26 de julio de 2010

El peor indio que jamás existió

Los apaches nacían sin nombre. Era su comportamiento en los primeros meses de vida lo que determinaba su primer nombre. Pero éste no era tampoco el definitivo. Un nombre hay que ganárselo. Quizás el apache más popular de la historia, gracias en parte al cine, sea Gerónimo, alias El Rey de los Asesinos, alias el Peor Indio que Jamás Existió, alias El Príncipe de la Destrucción.
Lo cierto es que Gerónimo nació en el Cañón Nodoyohn, en Arizona, en julio de 1829 y su primer nombre fue Goyanhkla, Aquel Que Bosteza. No era un nombre muy prometedor para el que acabaría siendo el último indio renegado, el último rebelde, pero ese era su nombre aquella trágica mañana del 5 de mayo de 1858, cuando mientras él y otros de su tribu se encontraban comerciando en la ciudad mexicana de Janos, el coronel José María Carrasco, al mando de un destacamento de cuatrocientos soldados, cruzó la frontera y atacó por sorpresa el campamento apache. La madre, la esposa y los dos hijos de Goyanhkla murieron en aquel ataque.
Aquel día recibió su segundo nombre, El Que Ha Perdido Todo. Desde entonces sólo pensó en vengarse de México, y la venganza llegaría un año después, cuando El Que ha Perdido Todo cruzó la frontera al mando de una confederación de tribus que habían decidido seguir el sendero de la guerra. El 30 de septiembre tuvo lugar la batalla definitiva contra las tropas mexicanas y aquel día se ganó el nombre con el que pasaría a la historia, Gerónimo, el nombre del santo al que invocaban los soldados viendo lo que se les venía encima.
La lucha duró dos horas, y así lo cuenta el propio Gerónimo: “No quedaban más. Sólo se veían apaches. Sobre la tierra ensangrentada, cubierta por el cuerpo de los mexicanos, se alzó el feroz grito de guerra apache
Ese grito ya no se extinguiría durante décadas, a ambos lados de la frontera. Acosados y en pie de guerra contra el hombre blanco, Gerónimo y los suyos se negaron a doblegarse y a ser prisioneros en las reservas y acabaron convirtiéndose en el enemigo público número uno de aquel episodio que se llamó las Guerras Indias, aquellos años del canto del cisne de los pueblos nativos norteamericanos.

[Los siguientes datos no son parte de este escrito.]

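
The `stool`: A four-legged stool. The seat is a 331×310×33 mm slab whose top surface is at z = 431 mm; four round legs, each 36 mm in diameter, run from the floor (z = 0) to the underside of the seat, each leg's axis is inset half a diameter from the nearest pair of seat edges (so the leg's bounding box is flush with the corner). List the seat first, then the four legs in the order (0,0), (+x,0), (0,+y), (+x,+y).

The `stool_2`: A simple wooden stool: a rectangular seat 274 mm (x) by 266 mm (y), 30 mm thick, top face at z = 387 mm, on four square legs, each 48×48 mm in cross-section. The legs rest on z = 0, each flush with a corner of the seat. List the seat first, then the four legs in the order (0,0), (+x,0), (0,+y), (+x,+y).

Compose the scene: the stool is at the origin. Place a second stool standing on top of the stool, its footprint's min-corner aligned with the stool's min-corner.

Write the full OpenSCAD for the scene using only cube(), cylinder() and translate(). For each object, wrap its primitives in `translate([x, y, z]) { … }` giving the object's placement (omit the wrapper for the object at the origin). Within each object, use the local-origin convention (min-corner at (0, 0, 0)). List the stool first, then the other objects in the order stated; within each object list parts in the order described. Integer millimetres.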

Gerónimo se sabía representante de un pueblo en vías de extinción, de una forma de vida que estaba siendo arrojada al pozo de la historia, y eligió ser guerrero porque no tenía más opciones. Pero todo tiene un final, y el de Gerónimo estaba íntimamente ligado al del otrora poderoso Pueblo del Águila.
En 1886, con su banda exhausta y acosada por los ejércitos de Estados Unidos y México decidió rendirse a condición de poder volver con su gente a sus antiguos territorios de Arizona. Nunca más volvería allí. Aquellos irreductibles, entre los que había mujeres y niños, fueron amontonados en un tren de carga y conducidos a Fort Bowie como prisioneros de guerra. Gerónimo fue juzgado y encarcelado hasta que se le permitió instalarse en la reserva de Fort Sill, Oklahoma, en 1894. Para aquel entonces ya había sido domesticado, quebrada su fortaleza por la guerra, la cárcel y la impotencia.
Vendía sus fotos, participaba en desfiles, protagonizaba espectáculos del oeste y se había convertido al cristianismo. Sin embargo, en 1905, pocos años antes de su muerte, decidió contarle su vida al inspector escolar S.M. Barret. Gerónimo era consciente que es el último deber que le debía a su tribu, ayudar a construir la memoria de su pueblo, salvarlo del silencio, del museo y la leyenda.
La editorial Mono Azul y Javier Lucini, pertrechador de esa obra fundamental que es Apacherías del Salvaje Oeste, se han encargado de presentarnos ahora aquellas palabras de Gerónimo, que no sólo son el relato en primera persona de su vida, sino “la crónica de los últimos días de libertad Apache”. Un ejercicio contra la desmemoria que tal como dice Lucini “si las historias dejaran de contarse el pueblo olvidaría y con el olvido desaparecería la esperanza”.
En las antiguas culturas de tradición oral las historias no se cuentan, se ofrendan, y Gerónimo quiso ofrendar la suya, contar su verdad frente a la historia oficial de los blancos, la versión de los perdedores antes de ser totalmente silenciados.